Segunda,
4 de fevereiro de 2013
Por
Ivan de Carvalho

Lá,
o senador Renan Calheiros, que era líder do PMDB, foi eleito presidente do
Senado Federal, cargo que já ocupara antes e ao qual renunciara em um acordo
para não ter seu mandato cassado e suspensos, como pena acessória e automática,
seus direitos políticos.
Calheiros
fora acusado de “deixar” que uma empresa privada pagasse, a uma jornalista com
a qual tivera uma filha, a pensão devida a esta última. Era uma pensão polpuda.

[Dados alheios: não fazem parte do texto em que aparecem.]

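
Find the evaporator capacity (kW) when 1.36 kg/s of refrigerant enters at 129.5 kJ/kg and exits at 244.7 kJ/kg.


dh = 244.7 - 129.5 = 115.2 kJ/kg
Q_evap = m_dot * dh = 1.36 * 115.2
Q_evap = 156.67 kW

156.67


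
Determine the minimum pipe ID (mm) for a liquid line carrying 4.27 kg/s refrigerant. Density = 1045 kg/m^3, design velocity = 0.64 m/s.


A = m_dot / (rho * v) = 4.27 / (1045 * 0.64) = 0.006384569378 m^2
d = sqrt(4*A/pi) * 1000
d = 90.2 mm

90.2


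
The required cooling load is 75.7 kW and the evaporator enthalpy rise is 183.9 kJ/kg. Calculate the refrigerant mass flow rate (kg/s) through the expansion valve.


m_dot = Q / dh
m_dot = 75.7 / 183.9
m_dot = 0.4116 kg/s

0.4116


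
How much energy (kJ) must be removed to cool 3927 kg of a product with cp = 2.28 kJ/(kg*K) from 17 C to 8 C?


dT = 17 - (8) = 9 K
Q = m * cp * dT = 3927 * 2.28 * 9
Q = 80582 kJ

80582


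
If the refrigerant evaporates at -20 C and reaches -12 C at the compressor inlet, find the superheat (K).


Superheat = T_suction - T_evap
Superheat = -12 - (-20)
Superheat = 8 K

8


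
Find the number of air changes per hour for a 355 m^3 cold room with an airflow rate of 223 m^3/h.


ACH = flow / volume
ACH = 223 / 355
ACH = 0.628

0.628


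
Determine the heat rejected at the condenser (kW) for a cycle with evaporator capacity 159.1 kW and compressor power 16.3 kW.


Q_cond = Q_evap + W
Q_cond = 159.1 + 16.3
Q_cond = 175.4 kW

175.4


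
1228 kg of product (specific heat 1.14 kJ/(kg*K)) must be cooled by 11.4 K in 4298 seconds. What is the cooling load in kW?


Q = m * cp * dT / t
Q = 1228 * 1.14 * 11.4 / 4298
Q = 3.713 kW

3.713


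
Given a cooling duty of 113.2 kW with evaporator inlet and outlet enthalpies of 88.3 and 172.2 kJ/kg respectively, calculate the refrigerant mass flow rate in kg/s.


dh = 172.2 - 88.3 = 83.9 kJ/kg
m_dot = Q / dh = 113.2 / 83.9 = 1.3492 kg/s

1.3492


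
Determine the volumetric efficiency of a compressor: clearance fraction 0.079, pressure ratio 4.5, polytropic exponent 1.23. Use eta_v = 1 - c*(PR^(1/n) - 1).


PR^(1/n) = 4.5^(1/1.23) = 3.39677738
eta_v = 1 - 0.079 * (3.39677738 - 1)
eta_v = 0.8107

0.8107


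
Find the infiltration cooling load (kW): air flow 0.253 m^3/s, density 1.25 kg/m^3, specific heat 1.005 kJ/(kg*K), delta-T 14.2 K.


Q = V_dot * rho * cp * dT
Q = 0.253 * 1.25 * 1.005 * 14.2
Q = 4.513 kW

4.513


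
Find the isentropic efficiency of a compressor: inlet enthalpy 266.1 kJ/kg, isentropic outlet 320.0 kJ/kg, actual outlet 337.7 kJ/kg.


dh_ideal = 320.0 - 266.1 = 53.9 kJ/kg
dh_actual = 337.7 - 266.1 = 71.6 kJ/kg
eta_s = dh_ideal / dh_actual = 53.9 / 71.6
eta_s = 0.7528

0.7528


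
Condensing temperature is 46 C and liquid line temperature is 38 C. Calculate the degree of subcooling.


Subcooling = T_cond - T_liquid
Subcooling = 46 - 38
Subcooling = 8 K

8


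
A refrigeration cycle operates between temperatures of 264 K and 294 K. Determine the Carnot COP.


dT = 294 - 264 = 30 K
COP_carnot = T_cold / dT = 264 / 30
COP_carnot = 8.8

8.8


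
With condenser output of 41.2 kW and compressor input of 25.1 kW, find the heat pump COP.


COP_hp = Q_cond / W
COP_hp = 41.2 / 25.1
COP_hp = 1.641

1.641


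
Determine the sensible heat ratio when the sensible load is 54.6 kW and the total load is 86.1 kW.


SHR = Q_sensible / Q_total
SHR = 54.6 / 86.1
SHR = 0.634

0.634


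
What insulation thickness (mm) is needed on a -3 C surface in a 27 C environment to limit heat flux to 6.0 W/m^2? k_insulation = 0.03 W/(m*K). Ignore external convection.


dT = 27 - (-3) = 30 K
thickness = k * dT / q_max * 1000
thickness = 0.03 * 30 / 6.0 * 1000
thickness = 150.0 mm

150.0


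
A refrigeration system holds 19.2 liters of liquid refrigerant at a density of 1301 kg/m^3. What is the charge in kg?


Charge = V * rho / 1000
Charge = 19.2 * 1301 / 1000
Charge = 24.98 kg

24.98


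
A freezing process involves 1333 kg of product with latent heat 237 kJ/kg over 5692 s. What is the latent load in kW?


Q_lat = m * h_fg / t
Q_lat = 1333 * 237 / 5692
Q_lat = 55.5 kW

55.5


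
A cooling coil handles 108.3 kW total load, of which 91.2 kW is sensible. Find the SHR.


SHR = Q_sensible / Q_total
SHR = 91.2 / 108.3
SHR = 0.842

0.842


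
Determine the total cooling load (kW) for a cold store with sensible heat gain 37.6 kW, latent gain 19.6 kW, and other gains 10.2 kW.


Q_total = Q_s + Q_l + Q_misc
Q_total = 37.6 + 19.6 + 10.2
Q_total = 67.4 kW

67.4


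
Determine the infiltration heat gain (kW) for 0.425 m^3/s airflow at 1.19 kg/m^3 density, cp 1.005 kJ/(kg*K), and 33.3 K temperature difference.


Q = V_dot * rho * cp * dT
Q = 0.425 * 1.19 * 1.005 * 33.3
Q = 16.926 kW

16.926


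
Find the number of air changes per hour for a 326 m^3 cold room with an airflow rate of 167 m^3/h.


ACH = flow / volume
ACH = 167 / 326
ACH = 0.512

0.512


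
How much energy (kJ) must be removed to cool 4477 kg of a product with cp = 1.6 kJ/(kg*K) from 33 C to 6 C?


dT = 33 - (6) = 27 K
Q = m * cp * dT = 4477 * 1.6 * 27
Q = 193406 kJ

193406


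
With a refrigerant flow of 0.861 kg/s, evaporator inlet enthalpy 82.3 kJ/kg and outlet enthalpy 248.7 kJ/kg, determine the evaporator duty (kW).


dh = 248.7 - 82.3 = 166.4 kJ/kg
Q_evap = m_dot * dh = 0.861 * 166.4
Q_evap = 143.27 kW

143.27


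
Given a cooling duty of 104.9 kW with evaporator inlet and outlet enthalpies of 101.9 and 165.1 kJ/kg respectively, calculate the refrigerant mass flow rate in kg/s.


dh = 165.1 - 101.9 = 63.2 kJ/kg
m_dot = Q / dh = 104.9 / 63.2 = 1.6598 kg/s

1.6598


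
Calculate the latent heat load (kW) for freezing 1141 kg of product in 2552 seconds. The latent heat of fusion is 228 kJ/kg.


Q_lat = m * h_fg / t
Q_lat = 1141 * 228 / 2552
Q_lat = 101.94 kW

101.94


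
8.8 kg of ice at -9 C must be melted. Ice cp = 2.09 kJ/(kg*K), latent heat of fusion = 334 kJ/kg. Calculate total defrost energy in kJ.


Sensible heat = cp * dT = 2.09 * 9 = 18.81 kJ/kg
Total per kg = 18.81 + 334 = 352.81 kJ/kg
Q = m * total = 8.8 * 352.81
Q = 3104.7 kJ

3104.7


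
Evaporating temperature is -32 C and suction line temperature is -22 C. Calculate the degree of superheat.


Superheat = T_suction - T_evap
Superheat = -22 - (-32)
Superheat = 10 K

10


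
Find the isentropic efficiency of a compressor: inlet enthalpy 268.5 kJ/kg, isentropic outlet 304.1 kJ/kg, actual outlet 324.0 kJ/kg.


dh_ideal = 304.1 - 268.5 = 35.6 kJ/kg
dh_actual = 324.0 - 268.5 = 55.5 kJ/kg
eta_s = dh_ideal / dh_actual = 35.6 / 55.5
eta_s = 0.6414

0.6414


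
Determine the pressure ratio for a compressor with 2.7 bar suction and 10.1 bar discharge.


PR = P_high / P_low
PR = 10.1 / 2.7
PR = 3.741

3.741


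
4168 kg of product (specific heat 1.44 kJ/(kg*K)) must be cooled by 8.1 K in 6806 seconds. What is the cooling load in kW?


Q = m * cp * dT / t
Q = 4168 * 1.44 * 8.1 / 6806
Q = 7.143 kW

7.143


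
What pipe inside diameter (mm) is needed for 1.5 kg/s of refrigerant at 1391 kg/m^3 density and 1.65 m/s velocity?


A = m_dot / (rho * v) = 1.5 / (1391 * 1.65) = 0.0006535520554 m^2
d = sqrt(4*A/pi) * 1000
d = 28.8 mm

28.8


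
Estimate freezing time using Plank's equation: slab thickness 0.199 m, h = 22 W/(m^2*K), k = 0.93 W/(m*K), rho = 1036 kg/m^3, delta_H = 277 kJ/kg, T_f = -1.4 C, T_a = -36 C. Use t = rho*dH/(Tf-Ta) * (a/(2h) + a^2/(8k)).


dT = -1.4 - (-36) = 34.6 K
term1 = a/(2h) = 0.199/(2*22) = 0.004522727273
term2 = a^2/(8k) = 0.199^2/(8*0.93) = 0.005322715054
t = rho*dH*1000/dT * (term1 + term2)
t = 1036*277*1000/34.6 * (0.004522727273 + 0.005322715054)
t = 81658 s

81658


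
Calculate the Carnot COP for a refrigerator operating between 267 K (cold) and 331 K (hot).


dT = 331 - 267 = 64 K
COP_carnot = T_cold / dT = 267 / 64
COP_carnot = 4.172

4.172


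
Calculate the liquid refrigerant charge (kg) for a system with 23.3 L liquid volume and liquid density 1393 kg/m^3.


Charge = V * rho / 1000
Charge = 23.3 * 1393 / 1000
Charge = 32.46 kg

32.46


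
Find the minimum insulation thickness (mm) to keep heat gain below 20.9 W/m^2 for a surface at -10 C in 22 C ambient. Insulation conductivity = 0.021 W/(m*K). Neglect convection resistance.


dT = 22 - (-10) = 32 K
thickness = k * dT / q_max * 1000
thickness = 0.021 * 32 / 20.9 * 1000
thickness = 32.2 mm

32.2


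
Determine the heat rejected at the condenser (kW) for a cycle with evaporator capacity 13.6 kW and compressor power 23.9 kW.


Q_cond = Q_evap + W
Q_cond = 13.6 + 23.9
Q_cond = 37.5 kW

37.5


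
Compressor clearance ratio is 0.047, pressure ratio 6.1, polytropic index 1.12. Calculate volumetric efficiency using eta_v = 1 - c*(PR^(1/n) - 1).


PR^(1/n) = 6.1^(1/1.12) = 5.02559345
eta_v = 1 - 0.047 * (5.02559345 - 1)
eta_v = 0.8108

0.8108


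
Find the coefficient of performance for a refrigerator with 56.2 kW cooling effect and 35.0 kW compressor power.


COP = Q_evap / W
COP = 56.2 / 35.0
COP = 1.606

1.606


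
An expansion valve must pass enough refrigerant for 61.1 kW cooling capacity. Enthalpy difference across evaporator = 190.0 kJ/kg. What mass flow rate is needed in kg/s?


m_dot = Q / dh
m_dot = 61.1 / 190.0
m_dot = 0.3216 kg/s

0.3216


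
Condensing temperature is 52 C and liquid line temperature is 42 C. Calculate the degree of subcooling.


Subcooling = T_cond - T_liquid
Subcooling = 52 - 42
Subcooling = 10 K

10


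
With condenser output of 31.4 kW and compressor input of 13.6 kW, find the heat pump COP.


COP_hp = Q_cond / W
COP_hp = 31.4 / 13.6
COP_hp = 2.309

2.309


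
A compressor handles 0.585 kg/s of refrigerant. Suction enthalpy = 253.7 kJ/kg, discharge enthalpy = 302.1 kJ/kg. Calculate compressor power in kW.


dh = 302.1 - 253.7 = 48.4 kJ/kg
W = m_dot * dh = 0.585 * 48.4 = 28.31 kW

28.31


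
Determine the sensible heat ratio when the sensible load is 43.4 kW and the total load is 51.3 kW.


SHR = Q_sensible / Q_total
SHR = 43.4 / 51.3
SHR = 0.846

0.846


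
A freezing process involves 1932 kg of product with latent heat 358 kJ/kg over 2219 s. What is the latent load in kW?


Q_lat = m * h_fg / t
Q_lat = 1932 * 358 / 2219
Q_lat = 311.7 kW

311.7


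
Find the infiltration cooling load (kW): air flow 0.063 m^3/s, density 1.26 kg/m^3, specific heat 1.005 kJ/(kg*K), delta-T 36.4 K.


Q = V_dot * rho * cp * dT
Q = 0.063 * 1.26 * 1.005 * 36.4
Q = 2.904 kW

2.904


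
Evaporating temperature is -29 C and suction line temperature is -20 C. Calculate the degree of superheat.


Superheat = T_suction - T_evap
Superheat = -20 - (-29)
Superheat = 9 K

9


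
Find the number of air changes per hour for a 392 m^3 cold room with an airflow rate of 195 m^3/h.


ACH = flow / volume
ACH = 195 / 392
ACH = 0.497

0.497


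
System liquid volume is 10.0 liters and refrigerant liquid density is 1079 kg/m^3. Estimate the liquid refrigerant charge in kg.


Charge = V * rho / 1000
Charge = 10.0 * 1079 / 1000
Charge = 10.79 kg

10.79


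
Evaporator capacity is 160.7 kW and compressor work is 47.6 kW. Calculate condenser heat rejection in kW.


Q_cond = Q_evap + W
Q_cond = 160.7 + 47.6
Q_cond = 208.3 kW

208.3


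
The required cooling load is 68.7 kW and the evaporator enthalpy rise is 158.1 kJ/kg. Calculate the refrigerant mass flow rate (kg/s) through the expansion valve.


m_dot = Q / dh
m_dot = 68.7 / 158.1
m_dot = 0.4345 kg/s

0.4345


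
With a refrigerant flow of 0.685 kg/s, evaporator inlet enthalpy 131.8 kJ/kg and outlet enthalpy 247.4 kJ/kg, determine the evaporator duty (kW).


dh = 247.4 - 131.8 = 115.6 kJ/kg
Q_evap = m_dot * dh = 0.685 * 115.6
Q_evap = 79.19 kW

79.19


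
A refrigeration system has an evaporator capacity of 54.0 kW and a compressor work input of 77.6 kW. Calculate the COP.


COP = Q_evap / W
COP = 54.0 / 77.6
COP = 0.696

0.696


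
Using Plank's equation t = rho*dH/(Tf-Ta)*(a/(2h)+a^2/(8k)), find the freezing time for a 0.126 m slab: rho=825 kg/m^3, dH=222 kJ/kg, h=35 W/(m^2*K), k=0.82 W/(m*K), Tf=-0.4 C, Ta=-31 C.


dT = -0.4 - (-31) = 30.6 K
term1 = a/(2h) = 0.126/(2*35) = 0.0018
term2 = a^2/(8k) = 0.126^2/(8*0.82) = 0.002420121951
t = rho*dH*1000/dT * (term1 + term2)
t = 825*222*1000/30.6 * (0.0018 + 0.002420121951)
t = 25259 s

25259


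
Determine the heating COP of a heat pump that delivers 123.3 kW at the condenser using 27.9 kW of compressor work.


COP_hp = Q_cond / W
COP_hp = 123.3 / 27.9
COP_hp = 4.419

4.419


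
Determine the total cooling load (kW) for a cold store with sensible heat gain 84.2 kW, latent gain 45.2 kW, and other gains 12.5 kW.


Q_total = Q_s + Q_l + Q_misc
Q_total = 84.2 + 45.2 + 12.5
Q_total = 141.9 kW

141.9


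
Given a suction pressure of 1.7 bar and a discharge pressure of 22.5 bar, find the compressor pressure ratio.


PR = P_high / P_low
PR = 22.5 / 1.7
PR = 13.235

13.235


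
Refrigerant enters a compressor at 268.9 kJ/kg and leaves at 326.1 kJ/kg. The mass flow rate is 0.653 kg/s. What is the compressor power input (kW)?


dh = 326.1 - 268.9 = 57.2 kJ/kg
W = m_dot * dh = 0.653 * 57.2 = 37.35 kW

37.35


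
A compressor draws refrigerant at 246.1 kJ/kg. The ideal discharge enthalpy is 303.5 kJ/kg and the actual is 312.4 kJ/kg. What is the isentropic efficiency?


dh_ideal = 303.5 - 246.1 = 57.4 kJ/kg
dh_actual = 312.4 - 246.1 = 66.3 kJ/kg
eta_s = dh_ideal / dh_actual = 57.4 / 66.3
eta_s = 0.8658

0.8658


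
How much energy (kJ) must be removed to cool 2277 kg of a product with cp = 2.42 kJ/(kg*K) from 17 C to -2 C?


dT = 17 - (-2) = 19 K
Q = m * cp * dT = 2277 * 2.42 * 19
Q = 104696 kJ

104696


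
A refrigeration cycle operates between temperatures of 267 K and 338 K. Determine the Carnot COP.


dT = 338 - 267 = 71 K
COP_carnot = T_cold / dT = 267 / 71
COP_carnot = 3.761

3.761


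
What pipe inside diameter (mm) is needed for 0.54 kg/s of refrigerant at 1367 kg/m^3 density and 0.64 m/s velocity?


A = m_dot / (rho * v) = 0.54 / (1367 * 0.64) = 0.0006172275055 m^2
d = sqrt(4*A/pi) * 1000
d = 28.0 mm

28.0


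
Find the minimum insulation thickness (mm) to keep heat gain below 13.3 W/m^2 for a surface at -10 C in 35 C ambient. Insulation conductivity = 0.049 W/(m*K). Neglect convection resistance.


dT = 35 - (-10) = 45 K
thickness = k * dT / q_max * 1000
thickness = 0.049 * 45 / 13.3 * 1000
thickness = 165.8 mm

165.8


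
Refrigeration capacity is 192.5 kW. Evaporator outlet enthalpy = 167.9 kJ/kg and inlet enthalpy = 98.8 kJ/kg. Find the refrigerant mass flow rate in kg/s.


dh = 167.9 - 98.8 = 69.1 kJ/kg
m_dot = Q / dh = 192.5 / 69.1 = 2.7858 kg/s

2.7858


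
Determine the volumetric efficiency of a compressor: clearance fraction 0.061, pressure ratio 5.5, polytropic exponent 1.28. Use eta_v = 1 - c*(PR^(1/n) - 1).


PR^(1/n) = 5.5^(1/1.28) = 3.78798588
eta_v = 1 - 0.061 * (3.78798588 - 1)
eta_v = 0.8299

0.8299


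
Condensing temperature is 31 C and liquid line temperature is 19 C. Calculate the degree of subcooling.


Subcooling = T_cond - T_liquid
Subcooling = 31 - 19
Subcooling = 12 K

12


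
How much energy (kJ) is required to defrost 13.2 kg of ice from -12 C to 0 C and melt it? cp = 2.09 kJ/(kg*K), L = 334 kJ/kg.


Sensible heat = cp * dT = 2.09 * 12 = 25.08 kJ/kg
Total per kg = 25.08 + 334 = 359.08 kJ/kg
Q = m * total = 13.2 * 359.08
Q = 4739.9 kJ

4739.9


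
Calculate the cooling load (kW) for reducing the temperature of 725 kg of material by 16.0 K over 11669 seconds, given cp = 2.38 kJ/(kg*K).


Q = m * cp * dT / t
Q = 725 * 2.38 * 16.0 / 11669
Q = 2.366 kW

2.366


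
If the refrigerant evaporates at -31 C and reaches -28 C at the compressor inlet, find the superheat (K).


Superheat = T_suction - T_evap
Superheat = -28 - (-31)
Superheat = 3 K

3


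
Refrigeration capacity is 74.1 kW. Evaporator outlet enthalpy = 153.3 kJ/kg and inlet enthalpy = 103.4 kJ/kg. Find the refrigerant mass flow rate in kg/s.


dh = 153.3 - 103.4 = 49.9 kJ/kg
m_dot = Q / dh = 74.1 / 49.9 = 1.485 kg/s

1.485


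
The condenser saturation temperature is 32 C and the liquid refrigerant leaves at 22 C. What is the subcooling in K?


Subcooling = T_cond - T_liquid
Subcooling = 32 - 22
Subcooling = 10 K

10


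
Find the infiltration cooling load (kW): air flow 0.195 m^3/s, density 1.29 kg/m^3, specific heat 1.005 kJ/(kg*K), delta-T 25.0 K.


Q = V_dot * rho * cp * dT
Q = 0.195 * 1.29 * 1.005 * 25.0
Q = 6.32 kW

6.32


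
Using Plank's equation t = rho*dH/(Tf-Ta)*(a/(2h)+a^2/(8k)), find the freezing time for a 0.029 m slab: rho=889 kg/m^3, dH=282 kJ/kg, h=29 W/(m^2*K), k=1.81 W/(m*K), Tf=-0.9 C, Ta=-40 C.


dT = -0.9 - (-40) = 39.1 K
term1 = a/(2h) = 0.029/(2*29) = 0.0005
term2 = a^2/(8k) = 0.029^2/(8*1.81) = 0.0000580801105
t = rho*dH*1000/dT * (term1 + term2)
t = 889*282*1000/39.1 * (0.0005 + 0.0000580801105)
t = 3578 s

3578


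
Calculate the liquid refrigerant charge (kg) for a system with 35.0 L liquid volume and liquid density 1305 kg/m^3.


Charge = V * rho / 1000
Charge = 35.0 * 1305 / 1000
Charge = 45.68 kg

45.68


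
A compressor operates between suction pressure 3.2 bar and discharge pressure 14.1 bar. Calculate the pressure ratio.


PR = P_high / P_low
PR = 14.1 / 3.2
PR = 4.406

4.406


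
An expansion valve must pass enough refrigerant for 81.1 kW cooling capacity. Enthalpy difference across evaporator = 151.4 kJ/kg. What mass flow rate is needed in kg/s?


m_dot = Q / dh
m_dot = 81.1 / 151.4
m_dot = 0.5357 kg/s

0.5357


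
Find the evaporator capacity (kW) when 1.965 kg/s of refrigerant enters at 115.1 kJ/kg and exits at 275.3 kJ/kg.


dh = 275.3 - 115.1 = 160.2 kJ/kg
Q_evap = m_dot * dh = 1.965 * 160.2
Q_evap = 314.79 kW

314.79


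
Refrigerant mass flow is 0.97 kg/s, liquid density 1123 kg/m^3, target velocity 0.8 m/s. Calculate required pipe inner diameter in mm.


A = m_dot / (rho * v) = 0.97 / (1123 * 0.8) = 0.00107969724 m^2
d = sqrt(4*A/pi) * 1000
d = 37.1 mm

37.1


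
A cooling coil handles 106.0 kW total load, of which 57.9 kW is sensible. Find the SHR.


SHR = Q_sensible / Q_total
SHR = 57.9 / 106.0
SHR = 0.546

0.546


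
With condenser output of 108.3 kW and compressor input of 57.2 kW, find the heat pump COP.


COP_hp = Q_cond / W
COP_hp = 108.3 / 57.2
COP_hp = 1.893

1.893


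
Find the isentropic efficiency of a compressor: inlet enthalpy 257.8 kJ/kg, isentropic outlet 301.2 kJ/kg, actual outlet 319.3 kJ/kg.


dh_ideal = 301.2 - 257.8 = 43.4 kJ/kg
dh_actual = 319.3 - 257.8 = 61.5 kJ/kg
eta_s = dh_ideal / dh_actual = 43.4 / 61.5
eta_s = 0.7057

0.7057


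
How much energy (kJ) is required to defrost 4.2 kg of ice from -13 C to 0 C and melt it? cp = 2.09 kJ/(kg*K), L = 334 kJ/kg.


Sensible heat = cp * dT = 2.09 * 13 = 27.17 kJ/kg
Total per kg = 27.17 + 334 = 361.17 kJ/kg
Q = m * total = 4.2 * 361.17
Q = 1516.9 kJ

1516.9


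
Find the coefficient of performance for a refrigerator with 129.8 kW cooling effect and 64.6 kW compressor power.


COP = Q_evap / W
COP = 129.8 / 64.6
COP = 2.009

2.009


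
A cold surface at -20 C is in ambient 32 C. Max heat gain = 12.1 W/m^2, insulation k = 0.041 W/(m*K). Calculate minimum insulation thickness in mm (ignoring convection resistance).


dT = 32 - (-20) = 52 K
thickness = k * dT / q_max * 1000
thickness = 0.041 * 52 / 12.1 * 1000
thickness = 176.2 mm

176.2


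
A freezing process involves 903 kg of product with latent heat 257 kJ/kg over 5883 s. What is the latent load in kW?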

O presidente do Senado, durante uma investigação interna, disposto a repelir a
acusação do pagamento de despesa pessoal por uma empresa privada, o que seria
fatal, alegou ser pecuarista e dispor de meios próprios para o pagamento. E
então apresentou como prova notas fiscais da venda de vacas realizada para o
pagamento da pensão.
Logo
os maledicentes – e em Brasília são mais numerosos que em qualquer outro lugar
do mundo – cismaram que as notas fiscais apresentadas eram (e continuariam
sendo) frias, assim como eram frias também as vacas. Aí a Procuradoria Geral da
República mete o nariz onde não é chamada e, faltando oito dias para a eleição
de Renan Calheiros para o mesmo alto cargo ao qual renunciara antes, apresenta,
por intermédio do procurador geral Roberto Gurgel, uma denúncia contra o
teimoso senador ao Supremo Tribunal Federal. Uma denúncia por peculato (desvio
de dinheiro público, com pena de 2 a 12 anos de prisão), falsidade ideológica
(1 a 5 anos de prisão) e o uso de documento falso (2 a 6 anos de prisão).
Um
absurdo. Como é que se acusa o então futuro e já agora atual presidente do
Senador e do Congresso, além de terceira pessoa na linha de sucessão do
presidente da República? É muita maldade. Uma denúncia dessa certamente deixa a
cidadania brasileira cabisbaixa, macambúzia, sorumbática e meditabunda. E
compromete profundamente a já abalada imagem do nosso país em âmbito
internacional.
Mas
essa atitude impensada do procurador geral da República não é tudo. Por mais
que se chegue ao fundo do poço, pode-se continuar cavando. No caso do
presidente Renan Calheiros, pior que a denúncia é a defesa. Não me refiro à
defesa judicial que ele terá de fazer caso a denúncia seja aceita pelo Supremo
Tribunal Federal. Aí, não tem problema, tem as vacas frias. Refiro-me à defesa
que já está sendo feita por alguns políticos.
Um
deles, José Sarney, que no discurso em que pela quarta vez se despediu de
mandato de presidente do Senado, ignorou os escândalos ocorridos durante sua
presidência, como o dos atos secretos, decisões que não obedeciam ao imperativo
constitucional da publicidade e não eram, assim, publicadas no Diário Oficial
da União. Mas não ignorou as excelsas qualidades de seu correligionário e sucessor
Renan Calheiros. Disse que a eleição dele garante ao Senado continuar “seu
caminho de transparência e equilíbrio democrático”. Não ficou claro se Sarney
ironizava o desempenho dele mesmo ou o futuro desempenho do sucessor.
Outro
amigo da onça que esmerou-se em defender publicamente Renan Calheiros foi o
ex-presidente da Câmara federal, deputado João Paulo Cunha, condenado por
peculato, corrupção passiva e lavagem de dinheiro pelo STF no processo do
Mensalão. “O Renan é um quadro político que já há muitos anos tem demonstrado
sua capacidade. O PT fez certo em apoiá-lo”, sentenciou o sentenciado.
Antes,
em seu blog, o ex-presidente do PT e ex-ministro-chefe da Casa Civil do
presidente Lula, José Dirceu, condenado por formação de quadrilha e corrupção
ativa, já havia defendido Renan Calheiros, melhor dizendo, havia jogado pedras
nos seus “detratores”, acusando haver uma “ofensiva midiática” respaldada pelo
Ministério Público Federal e um “falso moralismo” do tipo udenista, que...
Ah,
parem! Isso é um abuso com o novo presidente do Senado.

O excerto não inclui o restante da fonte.